Как-то и я, почувствовав себя неважно, вышел за ним и уселся рядом на скамью. И внезапно замечаю: Чижиков через окно пристально вглядывается в наш стол. Минуту назад клевал носом, бессвязно бормотал и вдруг — совершенно трезвый, как стеклышко! Когда наши друзья расплатились с официантом, Чижиков встал и бросил:
— Ну, ну, давай взбодрись!
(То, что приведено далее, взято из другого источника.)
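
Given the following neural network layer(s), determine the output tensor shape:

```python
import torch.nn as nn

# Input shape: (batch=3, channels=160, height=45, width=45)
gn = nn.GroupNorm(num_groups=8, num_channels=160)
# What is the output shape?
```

Input: (3, 160, 45, 45) -> Output: (3, 160, 45, 45)

Answer: (3, 160, 45, 45)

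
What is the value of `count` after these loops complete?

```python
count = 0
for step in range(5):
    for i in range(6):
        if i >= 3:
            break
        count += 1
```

Inner breaks at 3, outer runs 5 times
`count` takes the values: 0 → 1 → 2 → 3 → 4 → 5 → 6 → 7 → 8 → 9 → 10 → 11 → 12 → 13 → 14 → 15

Answer: 15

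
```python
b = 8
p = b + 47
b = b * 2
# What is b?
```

Trace:
`b = 8` → b = 8
`p = b + 47` → p = 55
`b = b * 2` → b = 16
So b = 16

Answer: 16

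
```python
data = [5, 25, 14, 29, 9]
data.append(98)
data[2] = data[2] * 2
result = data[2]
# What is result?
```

Trace:
`data = [5, 25, 14, 29, 9]` → data = [5, 25, 14, 29, 9]
`data.append(98)` → data = [5, 25, 14, 29, 9, 98]
`data[2] = data[2] * 2` → data = [5, 25, 28, 29, 9, 98]
`result = data[2]` → result = 28
So result = 28

Answer: 28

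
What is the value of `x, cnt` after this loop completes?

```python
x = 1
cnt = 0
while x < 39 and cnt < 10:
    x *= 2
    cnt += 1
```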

Пошли! — и двинул в ресторан твердым шагом.
Перед столом он снова… начал шататься, глубоко вбирать воздух, отдуваться, кряхтеть… Оказалось, он был артистом высшей марки.
Справедливости ради, надо сказать, что вскоре Чижиков забросил эти театральные трюки, а спустя несколько лет на своей выставке в библиотеке на Октябрьской полностью реабилитировал себя — закатил обильное застолье.
Чижиков — неиссякаемый на выдумки рисовальщик юморист, и уникальный, единственный в своем роде, художник — он дальтоник (ему жена под красками обозначала цвета), но он годами боролся со своим недугом и в конце концов победил — научился чувствовать цвет. И все же, на мой взгляд, напрасно он брался за такие красочные вещи, как «Волшебник изумрудного города», где нужно пиршество цвета, а не только изящный контур. Его поле деятельности — комиксы, сатирические рисунки и особенно шаржи. В шаржах он непобедим.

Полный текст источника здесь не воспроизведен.